Using Knowledge Base
Generating datasets manually is a known tedious task. If you have a Knowledge Base set up for your application in the platform, you can also automatically generate datasets for evaluation through the platform. Often times, the best evaluations are done through having a diverse dataset, so we recommend evaluating your application against a mix of manually and synthetically generated datasets.
Generate Dataset through the SDK
SDK instructions for uploading datasets can be found here.
Generate Dataset through the UI
To create a new safety dataset from the platform, navigate to Evaluation Datasets. From there, select Create Dataset and choose the Using Knowledge Base option.
Configure Options
In order to generate a dataset, you will need the following:
- Knowledge Base: This is the source of data for your evaluation dataset. It includes any documents, csv uploads, or data sources to pull the information from.
- Evaluation Dataset Name: This is the name for the dataset so that you can easily find it after creation to perform evaluations.
- Advanced Settings (Optional): This allows you to select how many test cases you want and how you want to group the test cases.
- Number of Test Cases: # of test cases generated
- Group Test Cases by Artifact: If you select this option, we will only create test cases with Knowledge pulled from a single artifact. (Ex: If you have several documents in your knowledge base, we will not create any test cases that take data from more than one document)
Dataset Generation
After you’ve configured the dataset generation, you may have to wait a while for the datasets to be generated. This depends on the size of your Knowledge Base and how many test cases you selected to be generated.
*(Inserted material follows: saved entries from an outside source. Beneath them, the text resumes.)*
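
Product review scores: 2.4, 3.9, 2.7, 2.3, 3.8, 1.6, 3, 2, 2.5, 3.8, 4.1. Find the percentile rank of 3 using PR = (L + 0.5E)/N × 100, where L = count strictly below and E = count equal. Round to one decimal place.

N = 11.
Strictly below 3: 6. Equal to 3: 1.
PR = (6 + 0.5·1)/11 × 100 = 59.1

59.1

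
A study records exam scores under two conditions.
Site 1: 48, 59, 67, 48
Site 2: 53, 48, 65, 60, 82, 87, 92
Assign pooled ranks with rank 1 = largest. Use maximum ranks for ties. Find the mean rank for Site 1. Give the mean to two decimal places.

8.25

Sorted (descending): 92, 87, 82, 67, 65, 60, 59, 53, 48, 48, 48
The 3 values of 48 occupy positions 9–11 → each gets rank 11.
Site 1 values → pooled ranks: 48→11, 59→7, 67→4, 48→11
Mean rank = (11 + 7 + 4 + 11) / 4 = 8.25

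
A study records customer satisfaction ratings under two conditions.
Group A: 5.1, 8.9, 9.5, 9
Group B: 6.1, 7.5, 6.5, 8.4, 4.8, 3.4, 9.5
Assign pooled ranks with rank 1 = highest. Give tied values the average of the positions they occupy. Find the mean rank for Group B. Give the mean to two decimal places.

6.93

Sorted (descending): 9.5, 9.5, 9, 8.9, 8.4, 7.5, 6.5, 6.1, 5.1, 4.8, 3.4
The 2 values of 9.5 occupy positions 1–2 → average rank (1+2)/2 = 1.5.
Group B values → pooled ranks: 6.1→8, 7.5→6, 6.5→7, 8.4→5, 4.8→10, 3.4→11, 9.5→1.5
Mean rank = (8 + 6 + 7 + 5 + 10 + 11 + 1.5) / 7 = 6.93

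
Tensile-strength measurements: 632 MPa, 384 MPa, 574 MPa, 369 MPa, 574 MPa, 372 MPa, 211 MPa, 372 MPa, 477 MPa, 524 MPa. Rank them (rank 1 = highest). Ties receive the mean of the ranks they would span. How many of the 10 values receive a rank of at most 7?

Sorted (descending): 632, 574, 574, 524, 477, 384, 372, 372, 369, 211
The 2 values of 574 occupy positions 2–3 → average rank (2+3)/2 = 2.5.
The 2 values of 372 occupy positions 7–8 → average rank (7+8)/2 = 7.5.
Ranks ≤ 7: {1, 2.5, 2.5, 4, 5, 6} → 6 values.

6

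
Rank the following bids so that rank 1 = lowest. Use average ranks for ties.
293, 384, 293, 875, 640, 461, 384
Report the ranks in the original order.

1.5, 3.5, 1.5, 7, 6, 5, 3.5

Sorted (ascending): 293, 293, 384, 384, 461, 640, 875
The 2 values of 293 occupy positions 1–2 → average rank (1+2)/2 = 1.5.
The 2 values of 384 occupy positions 3–4 → average rank (3+4)/2 = 3.5.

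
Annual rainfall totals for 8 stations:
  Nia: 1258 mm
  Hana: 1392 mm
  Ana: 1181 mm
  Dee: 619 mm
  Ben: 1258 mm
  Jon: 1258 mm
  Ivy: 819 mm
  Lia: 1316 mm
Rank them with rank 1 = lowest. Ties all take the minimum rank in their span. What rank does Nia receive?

4

Sorted (ascending): 619, 819, 1181, 1258, 1258, 1258, 1316, 1392
The 3 values of 1258 occupy positions 4–6 → each gets rank 4.
Nia has value 1258 mm → rank 4.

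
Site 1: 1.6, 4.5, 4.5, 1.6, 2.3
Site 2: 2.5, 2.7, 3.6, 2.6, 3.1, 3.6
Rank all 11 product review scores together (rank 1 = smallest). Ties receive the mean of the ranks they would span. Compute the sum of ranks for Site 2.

Sorted (ascending): 1.6, 1.6, 2.3, 2.5, 2.6, 2.7, 3.1, 3.6, 3.6, 4.5, 4.5
The 2 values of 1.6 occupy positions 1–2 → average rank (1+2)/2 = 1.5.
The 2 values of 3.6 occupy positions 8–9 → average rank (8+9)/2 = 8.5.
The 2 values of 4.5 occupy positions 10–11 → average rank (10+11)/2 = 10.5.
Site 2 values → pooled ranks: 2.5→4, 2.7→6, 3.6→8.5, 2.6→5, 3.1→7, 3.6→8.5
Rank sum = 4 + 6 + 8.5 + 5 + 7 + 8.5 = 39

39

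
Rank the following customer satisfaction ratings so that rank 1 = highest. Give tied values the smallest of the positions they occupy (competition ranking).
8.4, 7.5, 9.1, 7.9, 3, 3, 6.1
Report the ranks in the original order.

Sorted (descending): 9.1, 8.4, 7.9, 7.5, 6.1, 3, 3
The 2 values of 3 occupy positions 6–7 → each gets rank 6.

2, 4, 1, 3, 6, 6, 5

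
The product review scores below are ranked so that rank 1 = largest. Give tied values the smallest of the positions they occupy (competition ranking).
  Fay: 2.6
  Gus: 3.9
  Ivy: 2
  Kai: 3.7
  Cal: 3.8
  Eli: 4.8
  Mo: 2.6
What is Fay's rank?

5

Sorted (descending): 4.8, 3.9, 3.8, 3.7, 2.6, 2.6, 2
The 2 values of 2.6 occupy positions 5–6 → each gets rank 5.
Fay has value 2.6 → rank 5.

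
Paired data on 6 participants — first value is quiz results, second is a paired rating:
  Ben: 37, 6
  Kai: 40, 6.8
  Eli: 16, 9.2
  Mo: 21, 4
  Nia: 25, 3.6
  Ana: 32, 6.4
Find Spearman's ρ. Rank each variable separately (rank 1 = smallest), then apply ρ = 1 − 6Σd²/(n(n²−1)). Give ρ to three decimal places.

Ranks of variable 1: 5, 6, 1, 2, 3, 4
Ranks of variable 2: 3, 5, 6, 2, 1, 4
d = r₁ − r₂: 2, 1, -5, 0, 2, 0
d²: 4, 1, 25, 0, 4, 0; Σd² = 34
ρ = 1 − 6·34/(6·35) = 1 − 204/210 = 0.029

0.029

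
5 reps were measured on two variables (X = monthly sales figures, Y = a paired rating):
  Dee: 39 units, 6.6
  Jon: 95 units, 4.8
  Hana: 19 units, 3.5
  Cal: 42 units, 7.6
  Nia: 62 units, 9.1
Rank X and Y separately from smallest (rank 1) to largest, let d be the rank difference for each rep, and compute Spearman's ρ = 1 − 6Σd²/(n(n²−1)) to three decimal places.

Ranks of variable 1: 2, 5, 1, 3, 4
Ranks of variable 2: 3, 2, 1, 4, 5
d = r₁ − r₂: -1, 3, 0, -1, -1
d²: 1, 9, 0, 1, 1; Σd² = 12
ρ = 1 − 6·12/(5·24) = 1 − 72/120 = 0.400

0.400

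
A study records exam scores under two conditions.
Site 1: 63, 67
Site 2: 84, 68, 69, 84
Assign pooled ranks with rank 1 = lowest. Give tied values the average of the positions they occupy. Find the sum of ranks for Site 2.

18

Sorted (ascending): 63, 67, 68, 69, 84, 84
The 2 values of 84 occupy positions 5–6 → average rank (5+6)/2 = 5.5.
Site 2 values → pooled ranks: 84→5.5, 68→3, 69→4, 84→5.5
Rank sum = 5.5 + 3 + 4 + 5.5 = 18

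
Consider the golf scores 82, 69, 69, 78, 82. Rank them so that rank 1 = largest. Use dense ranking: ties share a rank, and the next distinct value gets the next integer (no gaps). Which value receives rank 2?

78

Sorted (descending): 82, 82, 78, 69, 69
The 2 values of 82 share dense rank 1.
The 2 values of 69 share dense rank 3.
Remaining distinct values take the next consecutive integers.
Rank 2 → value 78.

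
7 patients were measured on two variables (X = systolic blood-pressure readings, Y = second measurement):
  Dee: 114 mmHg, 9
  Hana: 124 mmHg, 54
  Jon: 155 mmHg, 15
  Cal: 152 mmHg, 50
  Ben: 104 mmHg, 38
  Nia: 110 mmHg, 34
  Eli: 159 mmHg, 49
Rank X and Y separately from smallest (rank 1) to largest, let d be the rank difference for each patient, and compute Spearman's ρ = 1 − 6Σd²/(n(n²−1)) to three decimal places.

Ranks of variable 1: 3, 4, 6, 5, 1, 2, 7
Ranks of variable 2: 1, 7, 2, 6, 4, 3, 5
d = r₁ − r₂: 2, -3, 4, -1, -3, -1, 2
d²: 4, 9, 16, 1, 9, 1, 4; Σd² = 44
ρ = 1 − 6·44/(7·48) = 1 − 264/336 = 0.214

0.214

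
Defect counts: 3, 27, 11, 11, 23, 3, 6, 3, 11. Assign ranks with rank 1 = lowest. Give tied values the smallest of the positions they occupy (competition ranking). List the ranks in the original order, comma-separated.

Sorted (ascending): 3, 3, 3, 6, 11, 11, 11, 23, 27
The 3 values of 3 occupy positions 1–3 → each gets rank 1.
The 3 values of 11 occupy positions 5–7 → each gets rank 5.

1, 9, 5, 5, 8, 1, 4, 1, 5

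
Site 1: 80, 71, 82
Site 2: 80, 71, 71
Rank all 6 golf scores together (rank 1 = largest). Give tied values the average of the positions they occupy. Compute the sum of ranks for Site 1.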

Approve Test Cases and Publish Datasets
Approve and Edit Test Cases
After Dataset is generated, you can select which datasets to approve. You can also directly edit the content of the dataset through the UI. If you want to see what data was used to generate the Input and Expected Output, you can click the View Chunks button.
Once you approve a test case, you can no longer edit or undo the approval.
If you want to generate more test cases as part of this dataset, you can select the Generate More button to generate additional test cases for this dataset.
Publish Dataset
Once you are satisfied with the test cases in this dataset, click Publish to publish your dataset.